As part of the deal, Stahl has also taken on an additional 210 functions, as well as a production site in Spain. The group now has on its books 13 manufacturing sites, alongside 38 application labs spread across 24 countries.

“Stahl’s increased scale allows it to play a greater role and make a real difference in the industry,” says Van Beijeren.“The acquisition will lead to more sustainable innovations and an even more diverse product portfolio.”

Such products include the group’s DryFast beamhouse system; polymeric retanning agents; polymeric waterproofing system PolyDry; and a new generation of its top coat system.

Best of both

Stahl is weighing up how best to integrate the BASF products now at its disposal. “Both portfolios will remain as they are for now,” says Van Beijeren. “Stahl will eventually create a portfolio that contains the best of both worlds.

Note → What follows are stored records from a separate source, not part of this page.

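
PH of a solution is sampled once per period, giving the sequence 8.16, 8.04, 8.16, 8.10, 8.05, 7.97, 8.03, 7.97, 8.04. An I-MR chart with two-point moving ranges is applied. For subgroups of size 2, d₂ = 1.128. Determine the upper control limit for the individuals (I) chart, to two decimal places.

8.26

X̄ = (8.16 + 8.04 + 8.16 + 8.10 + 8.05 + 7.97 + 8.03 + 7.97 + 8.04) / 9 = 8.0578
Moving ranges: 0.12, 0.12, 0.06, 0.05, 0.08, 0.06, 0.06, 0.07; M̄R̄ = 0.6200 / 8 = 0.0775
UCL = X̄ + 3·M̄R̄/d₂ = 8.0578 + 3 × 0.0775 / 1.128 = 8.2639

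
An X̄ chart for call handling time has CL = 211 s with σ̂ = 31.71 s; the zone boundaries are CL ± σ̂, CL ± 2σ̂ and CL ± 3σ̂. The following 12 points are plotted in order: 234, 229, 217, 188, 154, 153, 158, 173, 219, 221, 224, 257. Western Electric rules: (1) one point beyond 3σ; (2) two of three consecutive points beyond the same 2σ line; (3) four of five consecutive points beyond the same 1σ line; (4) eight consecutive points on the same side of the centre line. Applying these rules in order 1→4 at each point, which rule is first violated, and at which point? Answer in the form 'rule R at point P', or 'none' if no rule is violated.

rule 3 at point 8

Zone of each point (C = within 1σ̂, B = 1σ̂–2σ̂, A = 2σ̂–3σ̂, * = beyond 3σ̂; sign = side of CL): 1:+C, 2:+C, 3:+C, 4:-C, 5:-B, 6:-B, 7:-B, 8:-B, 9:+C, 10:+C, 11:+C, 12:+B
Rule 3 (four of five consecutive points beyond the same 1σ limit) is satisfied at point 8.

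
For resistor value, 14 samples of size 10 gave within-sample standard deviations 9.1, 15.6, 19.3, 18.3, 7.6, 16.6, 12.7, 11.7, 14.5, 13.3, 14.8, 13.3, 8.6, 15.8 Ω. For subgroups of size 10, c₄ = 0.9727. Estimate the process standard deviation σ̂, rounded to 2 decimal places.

14.04

s̄ = (9.1 + 15.6 + 19.3 + 18.3 + 7.6 + 16.6 + 12.7 + 11.7 + 14.5 + 13.3 + 14.8 + 13.3 + 8.6 + 15.8) / 14 = 13.6571
σ̂ = s̄ / c₄ = 13.6571 / 0.9727 = 14.0404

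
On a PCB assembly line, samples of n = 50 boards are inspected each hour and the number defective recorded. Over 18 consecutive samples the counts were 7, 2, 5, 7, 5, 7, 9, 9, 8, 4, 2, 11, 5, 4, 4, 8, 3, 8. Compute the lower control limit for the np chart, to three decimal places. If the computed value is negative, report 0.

0.000

p̄ = Σdᵢ / (k·n) = 108 / (18 × 50) = 0.12000
LCL = np̄ − 3·√(np̄(1−p̄)) = 6.0000 − 3 × 2.2978 = -0.8935 → 0 (negative, so LCL = 0)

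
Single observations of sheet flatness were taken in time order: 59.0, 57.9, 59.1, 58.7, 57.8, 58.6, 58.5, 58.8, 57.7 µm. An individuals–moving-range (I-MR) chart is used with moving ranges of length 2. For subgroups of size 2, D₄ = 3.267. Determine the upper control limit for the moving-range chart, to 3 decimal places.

Moving ranges: 1.1, 1.2, 0.4, 0.9, 0.8, 0.1, 0.3, 1.1; M̄R̄ = 5.9000 / 8 = 0.7375
UCL_MR = D₄·M̄R̄ = 3.267 × 0.7375 = 2.4094

2.409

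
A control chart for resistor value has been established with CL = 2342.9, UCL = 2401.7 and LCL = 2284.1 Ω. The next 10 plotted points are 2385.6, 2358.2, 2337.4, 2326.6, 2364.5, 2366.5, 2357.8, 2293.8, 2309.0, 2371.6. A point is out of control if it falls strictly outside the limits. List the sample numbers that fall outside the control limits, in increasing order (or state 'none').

none

All 10 points lie within [2284.1, 2401.7].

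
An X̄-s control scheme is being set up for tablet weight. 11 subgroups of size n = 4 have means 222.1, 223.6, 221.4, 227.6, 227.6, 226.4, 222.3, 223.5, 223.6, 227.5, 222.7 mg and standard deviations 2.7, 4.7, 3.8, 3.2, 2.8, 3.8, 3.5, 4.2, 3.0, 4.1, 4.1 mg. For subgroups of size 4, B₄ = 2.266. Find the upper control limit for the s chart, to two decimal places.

8.22

s̄ = (2.7 + 4.7 + 3.8 + 3.2 + 2.8 + 3.8 + 3.5 + 4.2 + 3.0 + 4.1 + 4.1) / 11 = 3.6273
UCL_s = B₄·s̄ = 2.266 × 3.6273 = 8.2194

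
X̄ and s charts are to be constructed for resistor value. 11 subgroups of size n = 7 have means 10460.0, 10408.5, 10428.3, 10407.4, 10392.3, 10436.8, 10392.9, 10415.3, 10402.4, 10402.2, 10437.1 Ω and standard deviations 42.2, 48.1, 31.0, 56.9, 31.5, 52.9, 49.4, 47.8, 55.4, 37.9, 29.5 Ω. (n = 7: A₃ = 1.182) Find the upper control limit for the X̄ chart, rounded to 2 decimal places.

10468.51

X̄̄ = (10460.0 + 10408.5 + 10428.3 + 10407.4 + 10392.3 + 10436.8 + 10392.9 + 10415.3 + 10402.4 + 10402.2 + 10437.1) / 11 = 10416.6545
s̄ = (42.2 + 48.1 + 31.0 + 56.9 + 31.5 + 52.9 + 49.4 + 47.8 + 55.4 + 37.9 + 29.5) / 11 = 43.8727
UCL = X̄̄ + A₃·s̄ = 10416.6545 + 1.182 × 43.8727 = 10468.5121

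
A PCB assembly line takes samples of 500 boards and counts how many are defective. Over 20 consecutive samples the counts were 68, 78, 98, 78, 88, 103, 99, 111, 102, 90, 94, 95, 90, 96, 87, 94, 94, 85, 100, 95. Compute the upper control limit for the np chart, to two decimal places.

p̄ = Σdᵢ / (k·n) = 1845 / (20 × 500) = 0.18450
UCL = np̄ + 3·√(np̄(1−p̄)) = 92.2500 + 3 × √(92.2500×0.81550) = 92.2500 + 3 × 8.6735 = 118.2705

118.27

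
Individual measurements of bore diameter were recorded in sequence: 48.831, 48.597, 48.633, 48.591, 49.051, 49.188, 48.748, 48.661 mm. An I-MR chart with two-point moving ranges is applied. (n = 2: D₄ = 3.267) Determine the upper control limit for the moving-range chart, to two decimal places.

Moving ranges: 0.234, 0.036, 0.042, 0.460, 0.137, 0.440, 0.087; M̄R̄ = 1.4360 / 7 = 0.2051
UCL_MR = D₄·M̄R̄ = 3.267 × 0.2051 = 0.6702

0.67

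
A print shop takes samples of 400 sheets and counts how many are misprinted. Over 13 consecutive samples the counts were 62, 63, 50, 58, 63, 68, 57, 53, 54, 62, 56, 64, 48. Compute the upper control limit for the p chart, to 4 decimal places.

0.1987

p̄ = Σdᵢ / (k·n) = 758 / (13 × 400) = 0.14577
UCL = p̄ + 3·√(p̄(1−p̄)/n) = 0.14577 + 3 × √(0.14577×0.85423/400) = 0.14577 + 3 × 0.01764 = 0.19870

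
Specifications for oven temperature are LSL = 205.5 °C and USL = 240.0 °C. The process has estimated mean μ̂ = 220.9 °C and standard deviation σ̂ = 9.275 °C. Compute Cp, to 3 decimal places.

Cp = (USL − LSL) / (6σ̂) = (240.0 − 205.5) / (6 × 9.275) = 34.5000 / 55.6500 = 0.6199

0.620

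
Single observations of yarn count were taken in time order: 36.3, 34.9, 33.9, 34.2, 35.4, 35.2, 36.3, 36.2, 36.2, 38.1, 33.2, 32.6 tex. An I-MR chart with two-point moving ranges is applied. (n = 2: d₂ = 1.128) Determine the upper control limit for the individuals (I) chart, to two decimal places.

38.28

X̄ = (36.3 + 34.9 + 33.9 + 34.2 + 35.4 + 35.2 + 36.3 + 36.2 + 36.2 + 38.1 + 33.2 + 32.6) / 12 = 35.2083
Moving ranges: 1.4, 1.0, 0.3, 1.2, 0.2, 1.1, 0.1, 0.0, 1.9, 4.9, 0.6; M̄R̄ = 12.7000 / 11 = 1.1545
UCL = X̄ + 3·M̄R̄/d₂ = 35.2083 + 3 × 1.1545 / 1.128 = 38.2789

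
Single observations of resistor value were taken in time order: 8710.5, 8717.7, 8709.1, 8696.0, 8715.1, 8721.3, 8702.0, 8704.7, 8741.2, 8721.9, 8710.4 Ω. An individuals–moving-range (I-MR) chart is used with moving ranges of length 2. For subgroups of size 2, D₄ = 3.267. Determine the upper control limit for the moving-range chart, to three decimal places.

46.881

Moving ranges: 7.2, 8.6, 13.1, 19.1, 6.2, 19.3, 2.7, 36.5, 19.3, 11.5; M̄R̄ = 143.5000 / 10 = 14.3500
UCL_MR = D₄·M̄R̄ = 3.267 × 14.3500 = 46.8815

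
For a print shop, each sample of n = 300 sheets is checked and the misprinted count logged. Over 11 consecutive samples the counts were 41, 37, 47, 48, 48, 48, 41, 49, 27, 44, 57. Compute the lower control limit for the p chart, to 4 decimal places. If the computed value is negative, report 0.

0.0861

p̄ = Σdᵢ / (k·n) = 487 / (11 × 300) = 0.14758
LCL = p̄ − 3·√(p̄(1−p̄)/n) = 0.14758 − 3 × 0.02048 = 0.08614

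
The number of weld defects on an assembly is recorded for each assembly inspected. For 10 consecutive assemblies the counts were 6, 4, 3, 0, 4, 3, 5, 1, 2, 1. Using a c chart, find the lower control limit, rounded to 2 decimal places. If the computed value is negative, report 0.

0.00

c̄ = (6 + 4 + 3 + 0 + 4 + 3 + 5 + 1 + 2 + 1) / 10 = 29 / 10 = 2.9000
LCL = c̄ − 3√c̄ = 2.9000 − 3 × 1.7029 = -2.2088 → 0 (cannot be negative)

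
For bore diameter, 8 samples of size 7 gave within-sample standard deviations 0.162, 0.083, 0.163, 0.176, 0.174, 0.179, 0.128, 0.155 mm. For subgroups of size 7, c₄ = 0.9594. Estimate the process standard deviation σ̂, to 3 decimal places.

0.159

s̄ = (0.162 + 0.083 + 0.163 + 0.176 + 0.174 + 0.179 + 0.128 + 0.155) / 8 = 0.1525
σ̂ = s̄ / c₄ = 0.1525 / 0.9594 = 0.1590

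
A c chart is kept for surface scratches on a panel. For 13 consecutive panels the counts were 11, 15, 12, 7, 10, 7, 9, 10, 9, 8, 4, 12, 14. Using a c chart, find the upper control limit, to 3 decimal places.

19.260

c̄ = (11 + 15 + 12 + 7 + 10 + 7 + 9 + 10 + 9 + 8 + 4 + 12 + 14) / 13 = 128 / 13 = 9.8462
UCL = c̄ + 3√c̄ = 9.8462 + 3 × √9.8462 = 9.8462 + 3 × 3.1379 = 19.2597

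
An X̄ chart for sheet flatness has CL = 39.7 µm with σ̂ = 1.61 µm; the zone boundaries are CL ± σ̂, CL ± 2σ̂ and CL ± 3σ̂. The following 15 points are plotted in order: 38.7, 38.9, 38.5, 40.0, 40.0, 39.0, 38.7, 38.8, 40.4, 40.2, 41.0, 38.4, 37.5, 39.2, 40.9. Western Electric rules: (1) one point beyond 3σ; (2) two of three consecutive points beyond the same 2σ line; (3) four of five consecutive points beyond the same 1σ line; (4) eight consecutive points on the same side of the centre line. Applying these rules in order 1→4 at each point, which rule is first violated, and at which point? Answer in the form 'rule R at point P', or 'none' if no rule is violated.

none

Zone of each point (C = within 1σ̂, B = 1σ̂–2σ̂, A = 2σ̂–3σ̂, * = beyond 3σ̂; sign = side of CL): 1:-C, 2:-C, 3:-C, 4:+C, 5:+C, 6:-C, 7:-C, 8:-C, 9:+C, 10:+C, 11:+C, 12:-C, 13:-B, 14:-C, 15:+C
No rule fires across all 15 points.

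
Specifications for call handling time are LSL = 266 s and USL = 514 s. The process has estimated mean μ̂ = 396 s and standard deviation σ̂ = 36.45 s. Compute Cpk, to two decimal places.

Cpu = (USL − μ̂) / (3σ̂) = (514 − 396) / (3 × 36.45) = 1.0791; Cpl = (μ̂ − LSL) / (3σ̂) = (396 − 266) / (3 × 36.45) = 1.1888; Cpk = min(Cpu, Cpl) = 1.0791

1.08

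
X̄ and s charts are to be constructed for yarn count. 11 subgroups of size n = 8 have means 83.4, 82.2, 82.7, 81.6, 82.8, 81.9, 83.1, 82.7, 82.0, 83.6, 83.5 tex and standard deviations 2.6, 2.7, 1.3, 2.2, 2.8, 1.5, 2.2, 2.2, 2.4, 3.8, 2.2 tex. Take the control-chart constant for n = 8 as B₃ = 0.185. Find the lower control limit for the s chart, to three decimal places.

0.436

s̄ = (2.6 + 2.7 + 1.3 + 2.2 + 2.8 + 1.5 + 2.2 + 2.2 + 2.4 + 3.8 + 2.2) / 11 = 2.3545
LCL_s = B₃·s̄ = 0.185 × 2.3545 = 0.4356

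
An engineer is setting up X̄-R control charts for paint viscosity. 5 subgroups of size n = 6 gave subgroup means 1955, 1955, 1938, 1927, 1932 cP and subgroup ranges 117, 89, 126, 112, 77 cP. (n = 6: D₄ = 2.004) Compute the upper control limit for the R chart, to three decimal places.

R̄ = (117 + 89 + 126 + 112 + 77) / 5 = 521.0000 / 5 = 104.2000
UCL_R = D₄·R̄ = 2.004 × 104.2000 = 208.8168

208.817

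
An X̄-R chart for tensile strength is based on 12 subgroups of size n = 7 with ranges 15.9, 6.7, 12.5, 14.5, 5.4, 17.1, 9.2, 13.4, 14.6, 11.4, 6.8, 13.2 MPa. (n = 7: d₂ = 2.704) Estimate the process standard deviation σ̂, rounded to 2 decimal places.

4.34

R̄ = (15.9 + 6.7 + 12.5 + 14.5 + 5.4 + 17.1 + 9.2 + 13.4 + 14.6 + 11.4 + 6.8 + 13.2) / 12 = 11.7250
σ̂ = R̄ / d₂ = 11.7250 / 2.704 = 4.3362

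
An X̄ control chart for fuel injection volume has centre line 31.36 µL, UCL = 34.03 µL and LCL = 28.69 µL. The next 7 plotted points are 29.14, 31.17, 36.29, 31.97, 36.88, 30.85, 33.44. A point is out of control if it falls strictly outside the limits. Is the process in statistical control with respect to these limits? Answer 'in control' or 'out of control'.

Compare each point to [28.69, 34.03]: sample 3 = 36.29 > UCL; sample 5 = 36.88 > UCL.

out of control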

Since both parties have strong customer positions and portfolios, Stahl will assess how to further improve them. It stands to reason that respecting the relevant strengths of the two companies and the best interests of their clients will be paramount in this process.”

The deal gives Stahl a combined sales total of €870–890 million. BASF, in return, has received a 16% equity in its new partner, meaning it will effectively be absorbed. The fact that Stahl is a Dutch company, while BASF is German, will not throw up any barriers to successful integration, states Van Beijeren.

“Stahl and BASF are international companies, with employees from all over the world,” he says. “As a result, they are used to working with all kinds of people with different nationalities, religions and backgrounds.

“These differences reflect the world and make us even stronger in what we do. So we are very glad with our new colleagues joining the Stahl family.”

BASF’s environmental record was also a strong contributing factor in Stahl’s decision to acquire it. In a speech given before the opening of a new Centre of Excellence in Barcelona in June, Van Beijeren highlighted his company’s commitment to sustainability and transparency in its supply chain.

“Since Stahl and BASF share the same vision on sustainability and reducing environmental footprints, the fit was indeed natural,” says Van Beijeren.”

Stahl’s growth strategy is three-pronged, and is based on organic growth, technology acquisitions and partnerships. With a new year upon us, is it possible the company is already lining up any new moves?

“Stahl must first concentrate on integrating [the BASF division],” answers Van Beijeren. “This is a challenging job, but the organisation is ready for that.

“Once that’s been done, the company will be ready for the next step. When interesting companies share Stahl’s vision on sustainability and enrich its portfolio, the possibility of future takeovers will be always be considered.

“Stahl will always be interested in expansion whenever it adds value to the industry and its customers.”